Die Aufgaben der Zentralen Behörden sind im Haager Übereinkommen geregelt, siehe insbesondere Art. 7, 9, 10. Im Detail unterscheiden sie sich jedoch nach den nationalen Ausführungsbestimmungen. Das betrifft etwa die Kostenübernahme des Verfahrens oder die Beschränkung auf eine Vermittlerrolle, statt direkter Beauftragung eines Anwaltes oder direkter rechtlicher Vertretung des Antragstellers durch die Behörde. Besonders zu beachten ist dabei (auch angesichts der erheblichen Kritik an der bisherigen deutschen Handhabung des Übereinkommens), dass es dabei allein um die rasche Rückführung der Kinder in den Staat ihres gewöhnlichen Aufenthaltes geht und nicht um eine Sorgerechtsentscheidung (Art. 19). Wenn das widerrechtliche Verbringen oder Zurückhalten des Kindes im Sinne von Art. 3 des Übereinkommens mitgeteilt wurde, darf nach Art. 16 eine Entscheidung über das Sorgerecht erst getroffen werden, wenn entschieden ist, dass das Kind aufgrund dieses Übereinkommens nicht zurückzugeben ist (entsprechend den Ausnahmebestimmungen des Art. 13), oder wenn innerhalb angemessener Frist nach der Mitteilung kein Antrag nach dem Übereinkommen gestellt wird (vgl.
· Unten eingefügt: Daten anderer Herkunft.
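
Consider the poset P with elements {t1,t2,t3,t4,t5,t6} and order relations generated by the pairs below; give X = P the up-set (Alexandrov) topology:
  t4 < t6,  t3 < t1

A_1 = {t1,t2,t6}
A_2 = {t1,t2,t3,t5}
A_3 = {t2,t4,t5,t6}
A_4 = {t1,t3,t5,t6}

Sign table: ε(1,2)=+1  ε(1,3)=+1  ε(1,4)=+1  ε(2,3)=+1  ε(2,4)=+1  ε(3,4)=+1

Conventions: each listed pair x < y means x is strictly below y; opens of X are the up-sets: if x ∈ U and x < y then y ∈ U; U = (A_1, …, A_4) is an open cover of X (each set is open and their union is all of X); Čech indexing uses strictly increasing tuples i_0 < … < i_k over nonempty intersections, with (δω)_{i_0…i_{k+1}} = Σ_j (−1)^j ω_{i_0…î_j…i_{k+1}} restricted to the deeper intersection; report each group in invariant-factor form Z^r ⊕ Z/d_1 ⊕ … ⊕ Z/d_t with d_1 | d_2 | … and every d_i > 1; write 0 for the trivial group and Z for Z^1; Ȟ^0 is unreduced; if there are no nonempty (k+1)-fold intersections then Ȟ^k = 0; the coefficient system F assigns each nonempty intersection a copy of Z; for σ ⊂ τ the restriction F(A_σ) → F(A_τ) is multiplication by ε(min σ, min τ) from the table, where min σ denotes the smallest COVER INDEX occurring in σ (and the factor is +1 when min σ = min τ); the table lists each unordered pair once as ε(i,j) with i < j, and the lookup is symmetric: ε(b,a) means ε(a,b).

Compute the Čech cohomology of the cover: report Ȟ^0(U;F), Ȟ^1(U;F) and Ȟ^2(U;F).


nerve simplices:
  A12={t1,t2} A13={t2,t6} A14={t1,t6} A23={t2,t5} A24={t1,t3,t5} A34={t5,t6}
  A123={t2} A124={t1} A134={t6} A234={t5}
C dims 4,6,4; δ0: rk 3, SNF 1^3; δ1: rk 3, SNF 1^3
degree 0: 4−3−0 = 1 → Ȟ^0 ≅ Z
degree 1: 6−3−3 = 0 → Ȟ^1 ≅ 0
degree 2: 4−0−3 = 1 → Ȟ^2 ≅ Z

Ȟ^0 ≅ Z, Ȟ^1 ≅ 0, Ȟ^2 ≅ Z


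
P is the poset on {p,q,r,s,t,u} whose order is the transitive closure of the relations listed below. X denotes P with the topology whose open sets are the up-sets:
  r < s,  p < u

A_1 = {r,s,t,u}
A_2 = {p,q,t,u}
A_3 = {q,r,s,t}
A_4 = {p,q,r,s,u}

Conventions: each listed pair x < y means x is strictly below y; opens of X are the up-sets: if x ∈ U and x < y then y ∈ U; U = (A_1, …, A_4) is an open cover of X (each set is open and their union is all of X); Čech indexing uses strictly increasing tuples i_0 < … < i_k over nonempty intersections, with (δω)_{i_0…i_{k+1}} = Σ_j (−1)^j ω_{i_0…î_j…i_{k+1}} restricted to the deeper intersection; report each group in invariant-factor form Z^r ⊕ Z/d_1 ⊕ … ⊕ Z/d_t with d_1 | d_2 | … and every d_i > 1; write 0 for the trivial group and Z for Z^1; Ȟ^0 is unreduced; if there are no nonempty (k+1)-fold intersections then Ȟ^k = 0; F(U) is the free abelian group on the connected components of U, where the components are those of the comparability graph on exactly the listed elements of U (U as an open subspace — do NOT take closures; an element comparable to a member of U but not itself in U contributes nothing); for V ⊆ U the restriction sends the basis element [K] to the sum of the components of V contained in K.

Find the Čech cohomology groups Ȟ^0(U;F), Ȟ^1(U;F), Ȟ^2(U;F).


Ȟ^0 ≅ Z^4, Ȟ^1 ≅ 0, Ȟ^2 ≅ 0

nerve simplices:
  A12={t,u} A13={r,s,t} A14={r,s,u} A23={q,t} A24={p,q,u} A34={q,r,s}
  A123={t} A124={u} A134={r,s} A234={q}
components per intersection:
  A1: {r,s} {t} {u}
  A2: {p,u} {q} {t}
  A3: {q} {r,s} {t}
  A4: {p,u} {q} {r,s}
  A12: {t} {u}
  A13: {r,s} {t}
  A14: {r,s} {u}
  A23: {q} {t}
  A24: {p,u} {q}
  A34: {q} {r,s}
  A123: {t}
  A124: {u}
  A134: {r,s}
  A234: {q}
C dims 12,12,4; δ0: rk 8, SNF 1^8; δ1: rk 4, SNF 1^4
degree 0: 12−8−0 = 4 → Ȟ^0 ≅ Z^4
degree 1: 12−4−8 = 0 → Ȟ^1 ≅ 0
degree 2: 4−0−4 = 0 → Ȟ^2 ≅ 0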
Art. 12). Auch im Falle Becker gegen Becker muss also zunächst (unabhängig von der Staatsbürgerschaft) festgestellt werden, wo der gewöhnliche Aufenthaltsort der Kinder ist (Deutschland oder USA?) und dann ob Art. 3 erfüllt ist. Danach sollte entsprechend Art. 11 mit gebotener Eile (möglichst innerhalb von sechs Wochen nach Antragstellung) über eine Rückführung entschieden werden. Die USA gehören allerdings auch nicht zu den Spitzenreitern bei der prompten Rückführung, wie es das Haager Übereinkommen fordert. Das liegt sicher auch daran, dass es keine Zentralisierung auf wenige Gerichte und dafür hoch spezialisierte Richter/innen gibt. Eine solche vielversprechende Maßnahme, ähnlich wie sie etwa in England/Wales schon lange besteht, wurde vor einiger Zeit in Deutschland eingeleitet. Für Boris (oder Nina) Normalverdiener aus dem Ausland besteht in den USA leider meist auch ein erhebliches finanzielles Problem bei der Durchsetzung eines Rückführungsantrages, da die USA (wie auch Deutschland, aber anders als etwa England/Wales und manche im Vergleich dazu sehr arme Staaten) einen Vorbehalt gegen die in Art. 26 vorgesehene Kostenübernahme erhoben haben.

Außer dem Haager Übereinkommen über die zivilrechtlichen Aspekte internationaler Kindesentführung gibt es, in erster Linie innerhalb Europas, eine Reihe von internationalen Übereinkommen über die gegenseitige Anerkennung von Sorgerechtsentscheidungen und die Zuständigkeit der Gerichte. Innerhalb der USA gibt es ebenfalls solche Regelungen ("Uniform Marriage and Divorce Act" oder "Uniform Child Custody Jurisdiction Act") zur Vereinheitlichung und der gegenseitigen Anerkennung von Sorgerechtsentscheidungen aufgrund der in den einzelnen Staaten oft recht unterschiedlichen Statuten. Ohne internationale oder bilaterale Abkommen könnte dann in Anlehnung an diese Regelungen entschieden werden. Auf Details dieser recht komplizierten Materie kann aber hier nicht eingegangen werden. Wir hoffen aber, dass unsere Zusammenfassung bei der Bewertung der bisherigen und noch zu erwartenenden Meldungen zum Fall Becker gegen Becker und ähnlicher Fälle dennoch hilfreich ist.

Eine weitere, kurze Fernsehberichterstattung, direkt zum Thema Kindesentführung, ist übrigens nach einer uns gerade zugegangenen Mitteilung für die Sendung RTL SPIEGEL TV, Sonntag 7.1.2001, 22h10 zu erwarten.